1. 原告は被告との実用新案権帰属紛争において、訴訟審理中に被告が自らの意思によって本件の実用新案権を放棄する行為を行い、その行為によって、原告は実用新案権帰属紛争事件の判決書の発効後に、実際に本件の実用新案権を獲得できず、また国家知識産権局に消滅した実用新案権の回復申請をした際に障害が生じたため、本件の訴訟を提起した。

2. 原告は本件の実用新案権の回復申請のために、相応する手数料、実用新案権の回復を専利代理機関に委任した費用、及び本件の訴訟代理費用を余分に支出した。

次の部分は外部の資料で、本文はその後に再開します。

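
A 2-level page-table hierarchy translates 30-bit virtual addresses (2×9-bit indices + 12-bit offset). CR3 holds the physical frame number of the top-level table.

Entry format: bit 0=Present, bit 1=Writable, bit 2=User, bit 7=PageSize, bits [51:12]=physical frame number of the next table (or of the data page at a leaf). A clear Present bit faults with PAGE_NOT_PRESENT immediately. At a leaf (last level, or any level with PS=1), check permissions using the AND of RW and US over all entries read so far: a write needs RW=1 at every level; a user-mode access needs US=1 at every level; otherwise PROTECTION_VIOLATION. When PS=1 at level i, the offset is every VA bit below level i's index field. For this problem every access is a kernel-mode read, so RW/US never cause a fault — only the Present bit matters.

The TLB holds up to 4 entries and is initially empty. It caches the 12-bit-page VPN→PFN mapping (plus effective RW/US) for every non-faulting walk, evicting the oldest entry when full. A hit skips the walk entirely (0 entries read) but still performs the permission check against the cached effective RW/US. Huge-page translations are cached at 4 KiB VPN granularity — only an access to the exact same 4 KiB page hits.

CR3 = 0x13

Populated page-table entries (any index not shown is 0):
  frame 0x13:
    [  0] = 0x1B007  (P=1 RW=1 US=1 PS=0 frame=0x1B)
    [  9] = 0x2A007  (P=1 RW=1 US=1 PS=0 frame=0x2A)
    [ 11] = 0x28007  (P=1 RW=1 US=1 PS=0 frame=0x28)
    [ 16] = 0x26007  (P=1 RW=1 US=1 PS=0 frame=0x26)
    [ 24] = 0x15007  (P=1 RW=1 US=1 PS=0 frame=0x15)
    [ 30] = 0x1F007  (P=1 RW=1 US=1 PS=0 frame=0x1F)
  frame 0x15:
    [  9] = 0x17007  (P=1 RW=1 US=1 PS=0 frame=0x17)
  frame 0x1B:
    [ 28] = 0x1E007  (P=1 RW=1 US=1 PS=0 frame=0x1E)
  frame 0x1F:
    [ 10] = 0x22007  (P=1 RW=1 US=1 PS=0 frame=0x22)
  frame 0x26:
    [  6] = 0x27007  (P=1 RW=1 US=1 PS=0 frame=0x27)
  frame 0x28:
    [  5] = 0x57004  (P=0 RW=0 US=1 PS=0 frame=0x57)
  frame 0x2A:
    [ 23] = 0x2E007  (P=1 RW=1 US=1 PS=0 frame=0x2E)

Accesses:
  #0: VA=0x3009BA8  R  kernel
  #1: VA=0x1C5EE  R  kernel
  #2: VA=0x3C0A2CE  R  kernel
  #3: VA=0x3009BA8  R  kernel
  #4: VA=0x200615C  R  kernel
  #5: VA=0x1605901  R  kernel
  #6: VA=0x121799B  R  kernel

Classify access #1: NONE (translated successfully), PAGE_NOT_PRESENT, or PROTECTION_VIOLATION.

Per-access translation:
#0 VA=0x3009BA8 (r,kernel):
  [0] read 0x13 idx=24: raw=0x15007 flags P=1 W=1 U=1 S=0
  [1] read 0x15 idx=9: raw=0x17007 flags P=1 W=1 U=1 S=0
  → PA=0x17BA8  (2 entries read)
#1 VA=0x1C5EE (r,kernel):
  [0] read 0x13 idx=0: raw=0x1B007 flags P=1 W=1 U=1 S=0
  [1] read 0x1B idx=28: raw=0x1E007 flags P=1 W=1 U=1 S=0
  → PA=0x1E5EE  (2 entries read)
#2 VA=0x3C0A2CE (r,kernel):
  [0] read 0x13 idx=30: raw=0x1F007 flags P=1 W=1 U=1 S=0
  [1] read 0x1F idx=10: raw=0x22007 flags P=1 W=1 U=1 S=0
  → PA=0x222CE  (2 entries read)
#3 VA=0x3009BA8 (r,kernel):
  TLB hit vpn=0x3009 → PA=0x17BA8
#4 VA=0x200615C (r,kernel):
  [0] read 0x13 idx=16: raw=0x26007 flags P=1 W=1 U=1 S=0
  [1] read 0x26 idx=6: raw=0x27007 flags P=1 W=1 U=1 S=0
  → PA=0x2715C  (2 entries read)
#5 VA=0x1605901 (r,kernel):
  [0] read 0x13 idx=11: raw=0x28007 flags P=1 W=1 U=1 S=0
  [1] read 0x28 idx=5: raw=0x57004 flags P=0 W=0 U=1 S=0
  ⇒ fault: PAGE_NOT_PRESENT  — 2 lookups
#6 VA=0x121799B (r,kernel):
  [0] read 0x13 idx=9: raw=0x2A007 flags P=1 W=1 U=1 S=0
  [1] read 0x2A idx=23: raw=0x2E007 flags P=1 W=1 U=1 S=0
  → PA=0x2E99B  (2 entries read)

Access #1 fault: NONE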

3. 本件は権利侵害判断の行為要件、損害結果要件、因果関係要件を全て備えており、被告が自らの意思で実用新案権を放棄したことには主観的責任があるかどうかが鍵となる。これに対し、法院は錦農が本件の実用新案権を放棄した日、理由、及び関連する事件の審理状況の3つの観点から、被告の主観的責任について評価し、「被告が本件の実用新案権帰属紛争の審理過程で本件の実用新案権を放棄した行為は、正当な理由を欠いており、主観的に悪意があり、明らかに責任がある。本件の実用新案権を放棄する行為は、原告の関連する合法的な権益の侵害に該当する」と認定した。

4. 『中華人民共和国権利侵害責任法』の関連規定により、原告が実用新案権を回復させるために支払った手数料、実用新案権の回復を専利代理機関に委任した費用及び本件の訴訟代理費用の何れも被告が本件の実用新案権を放棄した行為によって発生した費用、支出である。前記費用は実際に支払われており、金額も合理的な範囲を超えていない。したがって、原告の関連費用の支払いを求める訴えを認めることができる。